Investors at HP are calling for blood, citing years of “poor judgement, lack of accountability and weak oversight of critical functions”.
In a letter, the CtW Investment Group, which currently holds around a seven per cent stake, urged other shareholders to vote against the re-election of directors G. Kennedy Thompson and John L. Hammergren and against the ratification of Ernst & Young as independent auditors.
According to the letter, Hammergren bears responsibility for the string of unsuccessful acquisitions, including the Autonomy merger, while Thompson apparently bears primary responsibility for the unusually high fees paid to Ernst & Young.
Meanwhile, the letter also expresses ‘grave concerns’ over Ernst & Young, which provided advice over the acquisitions and presided over the tax situation that is currently being investigated by a US Senate subcommittee.
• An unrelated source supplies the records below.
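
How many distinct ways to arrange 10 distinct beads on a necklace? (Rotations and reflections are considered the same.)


Free circular arrangements: rotations and reflections both identified.
(n-1)!/2 = 9!/2 = 362880/2 = 181440

181440


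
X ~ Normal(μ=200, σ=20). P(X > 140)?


z = (140-200)/20 = -3.0
P(X > 140) = 1 - P(Z ≤ -3.0) = 1 - 0.0013 = 0.9987

P(X > 140) ≈ 0.9987


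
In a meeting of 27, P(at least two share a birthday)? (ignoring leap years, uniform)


P(all different) = Π(365-i)/365 for i=0..26
= 0.373141
P(match) = 1 - 0.373141 = 0.626859

P ≈ 0.6269 ≈ 62.69%


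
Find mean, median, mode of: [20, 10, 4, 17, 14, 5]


Sorted: [4, 5, 10, 14, 17, 20]
Mean = 70/6 = 35/3
Median = 12
Freq: {20: 1, 10: 1, 4: 1, 17: 1, 14: 1, 5: 1}
Mode: No mode

Mean=35/3, Median=12, Mode=No mode


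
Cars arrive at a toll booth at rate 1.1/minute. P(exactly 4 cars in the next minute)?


Poisson(λ=1.1): P(X=4) = e^(-λ)×λ^k/k!
= e^(-1.1) × 1.1^4 / 4!
≈ 0.3328710837 × 1.4641 / 24 ≈ 0.020307

P(X=4) ≈ 0.020307 ≈ 2.03%


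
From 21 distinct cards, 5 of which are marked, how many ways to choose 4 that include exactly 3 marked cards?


Choose 3 of the 5 marked cards and 1 of the other 16 cards:
C(5,3)×C(16,1) = 10×16 = 160

160


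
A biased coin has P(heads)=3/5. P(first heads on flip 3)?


Geometric: P(X=3) = (1-p)^(k-1)×p = (2/5)^2×3/5 = 12/125

P(X=3) = 12/125 ≈ 9.60%


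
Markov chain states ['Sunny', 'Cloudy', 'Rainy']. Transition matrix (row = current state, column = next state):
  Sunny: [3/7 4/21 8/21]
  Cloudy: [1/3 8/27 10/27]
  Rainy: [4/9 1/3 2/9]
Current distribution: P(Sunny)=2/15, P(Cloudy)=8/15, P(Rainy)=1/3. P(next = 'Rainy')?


P(next=Rainy) = Σᵢ P(now=i)×P(i→Rainy)
= 2/15×8/21 + 8/15×10/27 + 1/3×2/9
= 16/315 + 16/81 + 2/27 = 914/2835

P = 914/2835 ≈ 0.3224


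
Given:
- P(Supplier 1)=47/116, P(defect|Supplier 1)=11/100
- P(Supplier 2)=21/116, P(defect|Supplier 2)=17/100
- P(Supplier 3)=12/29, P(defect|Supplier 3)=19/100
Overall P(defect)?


P(B) = Σ P(B|Aᵢ)×P(Aᵢ)
  11/100×47/116 = 517/11600
  17/100×21/116 = 357/11600
  19/100×12/29 = 57/725
Sum = 893/5800

P(defect) = 893/5800 ≈ 15.40%


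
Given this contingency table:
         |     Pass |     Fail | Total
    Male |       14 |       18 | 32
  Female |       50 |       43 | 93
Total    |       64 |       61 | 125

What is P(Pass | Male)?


P(Pass | Male) = 14/(14+18) = 14/32 = 7/16

P(Pass|Male) = 7/16 ≈ 43.75%


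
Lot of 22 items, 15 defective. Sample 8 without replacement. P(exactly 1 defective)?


Hypergeometric: C(15,1)×C(7,7)/C(22,8)
= 15×1/319770 = 1/21318

P(X=1) = 1/21318 ≈ 0.00%


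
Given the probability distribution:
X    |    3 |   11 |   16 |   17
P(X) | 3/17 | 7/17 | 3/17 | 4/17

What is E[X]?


E[X] = Σ x·P(X=x)
= (3)×(3/17) + (11)×(7/17) + (16)×(3/17) + (17)×(4/17)
= 202/17

E[X] = 202/17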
It also questioned the high fees being paid to the company and said that this may have compromised its effectiveness as an outside auditor.
“Despite membership changes, we believe the board is hobbled by years’ worth of poor judgment, lack of accountability and weak oversight of critical functions,” stated CtW’s research director, Richard Clayton, in the letter.
“Since last year’s meeting, the company has announced approximately $17 billion in write-downs associated with past acquisitions, including $8.8 billion attributable to the 2011 acquisition of Autonomy. Moreover, the board continues to neglect what we view as the conflicted relationships with independent auditor Ernst & Young.”